Warsaw also wants to use air-defense and missile-defense systems based inside Poland to cast a web of protection over a large swath of Ukrainian airspace. The Biden administration blocked that proposal, but the idea has bipartisan backing in Congress. And it’s possible the incoming Trump administration could reevaluate the plan.
Burden
Poland’s proactive commitment to European security is not new. In fact, Poland began shouldering its share of the NATO security burden even before it joined the alliance in 1999.
• Polish troops contributed to NATO’s stability operations in Bosnia in the mid-1990s.
• Just after officially joining NATO in 1999, Poland sent troops to Kosovo to assist in the NATO-led peacekeeping operation there.
• Some 33,000 Polish troops deployed to Afghanistan, standing shoulder to shoulder with other NATO allies until the bitter end at Kabul Airport.
• Poland was one of four nations to deploy troops for the initial invasion of Iraq. With commando units, bio-chem warfare units and mechanized infantry deployed in Iraq, Poland led the multination division in south-central Iraq. Poland also participated in NATO’s postwar training mission in Iraq.

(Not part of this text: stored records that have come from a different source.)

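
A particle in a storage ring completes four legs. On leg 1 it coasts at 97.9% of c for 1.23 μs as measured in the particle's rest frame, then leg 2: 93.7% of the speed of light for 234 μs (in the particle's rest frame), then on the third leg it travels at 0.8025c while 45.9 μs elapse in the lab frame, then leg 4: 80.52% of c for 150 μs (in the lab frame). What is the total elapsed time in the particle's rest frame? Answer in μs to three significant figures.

τ = 352 μs

Leg 1: 1.23 μs is already measured in the particle's rest frame.
Leg 2: 234 μs is already measured in the particle's rest frame.
Leg 3: γ = 1/√(1 − 0.8025²) = 1/√0.3560 = 1.676; τ_3 = 45.9/1.676 = 27.39 μs.
Leg 4: β = 0.8052; γ = 1/√(1 − 0.8052²) = 1/√0.3517 = 1.686; τ_4 = 150/1.686 = 88.95 μs.
Total: 1.230 + 234.0 + 27.39 + 88.95 μs.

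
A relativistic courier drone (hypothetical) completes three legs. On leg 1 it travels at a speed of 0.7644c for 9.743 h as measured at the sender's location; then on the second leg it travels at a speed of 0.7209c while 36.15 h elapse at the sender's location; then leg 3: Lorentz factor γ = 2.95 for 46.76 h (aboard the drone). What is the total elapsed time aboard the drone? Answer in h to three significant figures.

Leg 1: γ = 1/√(1 − 0.7644²) = 1/√0.4157 = 1.551; τ_1 = 9.743/1.551 = 6.282 h.
Leg 2: γ = 1/√(1 − 0.7209²) = 1/√0.4803 = 1.443; τ_2 = 36.15/1.443 = 25.05 h.
Leg 3: 46.76 h is already measured aboard the drone.
Total: 6.282 + 25.05 + 46.76 h.

τ = 78.1 h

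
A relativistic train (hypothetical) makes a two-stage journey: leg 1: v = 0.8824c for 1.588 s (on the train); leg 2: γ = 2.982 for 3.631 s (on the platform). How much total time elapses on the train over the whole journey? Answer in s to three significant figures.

Leg 1: 1.588 s is already measured on the train.
Leg 2: γ = 2.982; τ_2 = 3.631/2.982 = 1.218 s.
Total: 1.588 + 1.218 s.

τ = 2.81 s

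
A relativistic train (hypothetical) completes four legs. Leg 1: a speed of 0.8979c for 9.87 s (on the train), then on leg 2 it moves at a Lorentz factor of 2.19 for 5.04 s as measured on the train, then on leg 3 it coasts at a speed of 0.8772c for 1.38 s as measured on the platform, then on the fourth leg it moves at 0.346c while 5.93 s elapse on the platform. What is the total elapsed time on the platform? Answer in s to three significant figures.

Leg 1: γ = 1/√(1 − 0.8979²) = 1/√0.1938 = 2.272; Δt_1 = 2.272 × 9.87 = 22.42 s.
Leg 2: γ = 2.19; Δt_2 = 2.190 × 5.04 = 11.04 s.
Leg 3: 1.38 s is already measured on the platform.
Leg 4: 5.93 s is already measured on the platform.
Total: 22.42 + 11.04 + 1.380 + 5.930 s.

Δt = 40.8 s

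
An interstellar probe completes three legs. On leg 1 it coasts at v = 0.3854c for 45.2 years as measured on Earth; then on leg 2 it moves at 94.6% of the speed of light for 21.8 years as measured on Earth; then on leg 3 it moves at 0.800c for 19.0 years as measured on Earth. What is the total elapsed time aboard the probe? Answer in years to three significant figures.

τ = 60.2 years

Leg 1: γ = 1/√(1 − 0.3854²) = 1/√0.8515 = 1.084; τ_1 = 45.2/1.084 = 41.71 years.
Leg 2: β = 0.946; γ = 1/√(1 − 0.946²) = 1/√0.1051 = 3.085; τ_2 = 21.8/3.085 = 7.067 years.
Leg 3: γ = 1/√(1 − 0.800²) = 5/3 ≈ 1.667; τ_3 = 19.0/1.667 = 11.40 years.
Total: 41.71 + 7.067 + 11.40 years.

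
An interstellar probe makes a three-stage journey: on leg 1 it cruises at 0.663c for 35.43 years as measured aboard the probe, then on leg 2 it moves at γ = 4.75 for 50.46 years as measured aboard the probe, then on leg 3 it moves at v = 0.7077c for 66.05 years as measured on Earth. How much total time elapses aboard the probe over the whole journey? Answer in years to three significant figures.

τ = 133 years

Leg 1: 35.43 years is already measured aboard the probe.
Leg 2: 50.46 years is already measured aboard the probe.
Leg 3: γ = 1/√(1 − 0.7077²) = 1/√0.4992 = 1.415; τ_3 = 66.05/1.415 = 46.67 years.
Total: 35.43 + 50.46 + 46.67 years.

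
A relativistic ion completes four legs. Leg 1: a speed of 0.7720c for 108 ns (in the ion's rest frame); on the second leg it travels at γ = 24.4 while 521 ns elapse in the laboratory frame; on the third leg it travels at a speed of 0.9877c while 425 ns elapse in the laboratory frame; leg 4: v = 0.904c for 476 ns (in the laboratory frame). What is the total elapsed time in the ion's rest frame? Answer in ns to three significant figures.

τ = 399 ns

Leg 1: 108 ns is already measured in the ion's rest frame.
Leg 2: γ = 24.4; τ_2 = 521/24.40 = 21.35 ns.
Leg 3: γ = 1/√(1 − 0.9877²) = 1/√0.02445 = 6.395; τ_3 = 425/6.395 = 66.45 ns.
Leg 4: γ = 1/√(1 − 0.904²) = 1/√0.1828 = 2.339; τ_4 = 476/2.339 = 203.5 ns.
Total: 108.0 + 21.35 + 66.45 + 203.5 ns.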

• Polish F-16s carried out airstrikes against ISIS in Iraq and Syria, and the Polish military continues to contribute to the Pentagon’s CENTCOM Coalition in the Middle East.
That brings us to the deepening U.S.-Polish alliance. In 2020, the U.S. announced plans to build a permanent base on Polish soil. And in 2023, Polish and U.S. personnel stood up U.S. Army Garrison-Poland, which is home to the U.S. Army’s V Corps Forward Command Headquarters. Other U.S. assets in Poland include an Armored Brigade Combat Team, a Combat Aviation Brigade, a Combat Sustainment Support Battalion, a hub for drone operations, and a new Aegis Ashore missile-defense base, which became operational in July.

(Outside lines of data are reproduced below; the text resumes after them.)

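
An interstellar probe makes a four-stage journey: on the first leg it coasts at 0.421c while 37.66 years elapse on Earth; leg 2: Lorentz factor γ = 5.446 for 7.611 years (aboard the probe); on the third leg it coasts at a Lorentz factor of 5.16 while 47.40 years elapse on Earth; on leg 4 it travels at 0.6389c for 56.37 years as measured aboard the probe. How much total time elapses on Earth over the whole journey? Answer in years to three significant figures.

Leg 1: 37.66 years is already measured on Earth.
Leg 2: γ = 5.446; Δt_2 = 5.446 × 7.611 = 41.45 years.
Leg 3: 47.40 years is already measured on Earth.
Leg 4: γ = 1/√(1 − 0.6389²) = 1/√0.5918 = 1.300; Δt_4 = 1.300 × 56.37 = 73.28 years.
Total: 37.66 + 41.45 + 47.40 + 73.28 years.

Δt = 200 years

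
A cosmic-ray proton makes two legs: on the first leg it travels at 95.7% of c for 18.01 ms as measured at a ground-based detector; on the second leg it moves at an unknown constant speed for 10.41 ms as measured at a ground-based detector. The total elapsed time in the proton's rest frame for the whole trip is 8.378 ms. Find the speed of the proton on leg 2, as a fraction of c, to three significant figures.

Leg 1: β = 0.957; γ = 1/√(1 − 0.957²) = 1/√0.08415 = 3.447; τ_1 = 18.01/3.447 = 5.224 ms.
Leg 2: speed unknown; τ_2 = 10.41/γ_2.
Total proper time: 5.224 + τ_2 = 8.378, so τ_2 = 8.378 − 5.224 = 3.154 ms.
γ_2 = 10.41/3.154 = 3.301; β = √(1 − 1/γ²) = √0.9082.

β = 0.953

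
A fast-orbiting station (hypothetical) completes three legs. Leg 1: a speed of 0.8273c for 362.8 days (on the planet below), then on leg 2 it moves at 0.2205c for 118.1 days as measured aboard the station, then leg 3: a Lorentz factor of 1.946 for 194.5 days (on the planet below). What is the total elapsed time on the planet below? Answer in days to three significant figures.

Δt = 678 days

Leg 1: 362.8 days is already measured on the planet below.
Leg 2: γ = 1/√(1 − 0.2205²) = 1/√0.9514 = 1.025; Δt_2 = 1.025 × 118.1 = 121.1 days.
Leg 3: 194.5 days is already measured on the planet below.
Total: 362.8 + 121.1 + 194.5 days.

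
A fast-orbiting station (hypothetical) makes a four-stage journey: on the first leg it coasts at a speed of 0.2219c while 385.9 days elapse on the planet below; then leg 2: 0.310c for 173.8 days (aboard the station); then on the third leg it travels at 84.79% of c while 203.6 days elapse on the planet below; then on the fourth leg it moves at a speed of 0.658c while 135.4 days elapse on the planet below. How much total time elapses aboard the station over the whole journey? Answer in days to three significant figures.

τ = 760 days

Leg 1: γ = 1/√(1 − 0.2219²) = 1/√0.9508 = 1.026; τ_1 = 385.9/1.026 = 376.3 days.
Leg 2: 173.8 days is already measured aboard the station.
Leg 3: β = 0.8479; γ = 1/√(1 − 0.8479²) = 1/√0.2811 = 1.886; τ_3 = 203.6/1.886 = 107.9 days.
Leg 4: γ = 1/√(1 − 0.658²) = 1/√0.5670 = 1.328; τ_4 = 135.4/1.328 = 102.0 days.
Total: 376.3 + 173.8 + 107.9 + 102.0 days.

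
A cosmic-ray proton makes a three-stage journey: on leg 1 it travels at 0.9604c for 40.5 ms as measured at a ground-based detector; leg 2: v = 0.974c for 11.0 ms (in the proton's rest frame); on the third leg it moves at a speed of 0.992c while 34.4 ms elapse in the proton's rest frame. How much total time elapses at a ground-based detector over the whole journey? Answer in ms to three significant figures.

Δt = 362 ms

Leg 1: 40.5 ms is already measured at a ground-based detector.
Leg 2: γ = 1/√(1 − 0.974²) = 1/√0.05132 = 4.414; Δt_2 = 4.414 × 11.0 = 48.55 ms.
Leg 3: γ = 1/√(1 − 0.992²) = 1/√0.01594 = 7.922; Δt_3 = 7.922 × 34.4 = 272.5 ms.
Total: 40.50 + 48.55 + 272.5 ms.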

Poland currently hosts 10,000 U.S. troops—a number which will likely grow as the U.S. Air Force shifts refueling operations from Germany to Poland. As Stars and Stripes reports, “In the coming months, 19 tanker units based stateside are slated to come to the west-central Polish town of Powidz.” Related, B-52 bombers deployed to Poland this year—in a dramatic signal aimed at Moscow.

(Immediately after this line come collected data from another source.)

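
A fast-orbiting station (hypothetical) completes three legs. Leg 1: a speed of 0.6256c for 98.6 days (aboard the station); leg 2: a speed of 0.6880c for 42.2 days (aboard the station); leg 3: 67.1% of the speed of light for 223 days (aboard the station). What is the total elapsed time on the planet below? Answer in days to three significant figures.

Δt = 485 days

Leg 1: γ = 1/√(1 − 0.6256²) = 1/√0.6086 = 1.282; Δt_1 = 1.282 × 98.6 = 126.4 days.
Leg 2: γ = 1/√(1 − 0.6880²) = 1/√0.5267 = 1.378; Δt_2 = 1.378 × 42.2 = 58.15 days.
Leg 3: β = 0.671; γ = 1/√(1 − 0.671²) = 1/√0.5498 = 1.349; Δt_3 = 1.349 × 223 = 300.8 days.
Total: 126.4 + 58.15 + 300.8 days.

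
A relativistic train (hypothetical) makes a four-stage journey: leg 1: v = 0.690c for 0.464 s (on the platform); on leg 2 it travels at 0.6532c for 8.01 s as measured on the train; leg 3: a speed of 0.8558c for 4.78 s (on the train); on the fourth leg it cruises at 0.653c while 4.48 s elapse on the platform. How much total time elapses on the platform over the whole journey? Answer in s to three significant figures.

Leg 1: 0.464 s is already measured on the platform.
Leg 2: γ = 1/√(1 − 0.6532²) = 1/√0.5733 = 1.321; Δt_2 = 1.321 × 8.01 = 10.58 s.
Leg 3: γ = 1/√(1 − 0.8558²) = 1/√0.2676 = 1.933; Δt_3 = 1.933 × 4.78 = 9.240 s.
Leg 4: 4.48 s is already measured on the platform.
Total: 0.4640 + 10.58 + 9.240 + 4.480 s.

Δt = 24.8 s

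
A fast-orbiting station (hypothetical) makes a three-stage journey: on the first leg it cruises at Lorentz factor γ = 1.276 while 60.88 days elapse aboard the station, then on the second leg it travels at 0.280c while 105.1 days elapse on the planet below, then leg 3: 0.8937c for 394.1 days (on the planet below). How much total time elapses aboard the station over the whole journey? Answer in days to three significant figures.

τ = 339 days

Leg 1: 60.88 days is already measured aboard the station.
Leg 2: γ = 1/√(1 − 0.280²) = 25/24 ≈ 1.042; τ_2 = 105.1/1.042 = 100.9 days.
Leg 3: γ = 1/√(1 − 0.8937²) = 1/√0.2013 = 2.229; τ_3 = 394.1/2.229 = 176.8 days.
Total: 60.88 + 100.9 + 176.8 days.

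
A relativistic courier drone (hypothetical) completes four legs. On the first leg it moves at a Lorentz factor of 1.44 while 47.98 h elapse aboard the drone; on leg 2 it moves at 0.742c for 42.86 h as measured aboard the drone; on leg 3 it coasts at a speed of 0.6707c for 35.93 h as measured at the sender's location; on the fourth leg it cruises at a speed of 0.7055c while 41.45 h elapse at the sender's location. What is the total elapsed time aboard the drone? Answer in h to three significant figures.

τ = 147 h

Leg 1: 47.98 h is already measured aboard the drone.
Leg 2: 42.86 h is already measured aboard the drone.
Leg 3: γ = 1/√(1 − 0.6707²) = 1/√0.5502 = 1.348; τ_3 = 35.93/1.348 = 26.65 h.
Leg 4: γ = 1/√(1 − 0.7055²) = 1/√0.5023 = 1.411; τ_4 = 41.45/1.411 = 29.38 h.
Total: 47.98 + 42.86 + 26.65 + 29.38 h.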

Poland is also helping the U.S. on the intelligence front: This past summer and autumn, Poland’s security services played a central role in unraveling Russia’s failed terrorist attacks aimed at taking down civilian aircraft bound for Canada and the U.S.
Finally, Washington announced last month that Poland has been approved to join the Pentagon’s Wideband Global Satcom satellite network, which serves a small handful of U.S. allies in ensuring secure military command-and-control communications.
Experience
Poland understands from brutal firsthand experience what Churchill counseled at the outset of Cold War I: “I am convinced,” he said of the men who run the Kremlin, “that there is nothing they admire so much as strength, and there is nothing for which they have less respect than for weakness, especially military weakness.”
If there’s any hope for containing Moscow and deterring Putin from expanding his war beyond Ukraine, the U.S. and the rest of NATO must heed Churchill’s words—and follow Poland’s example.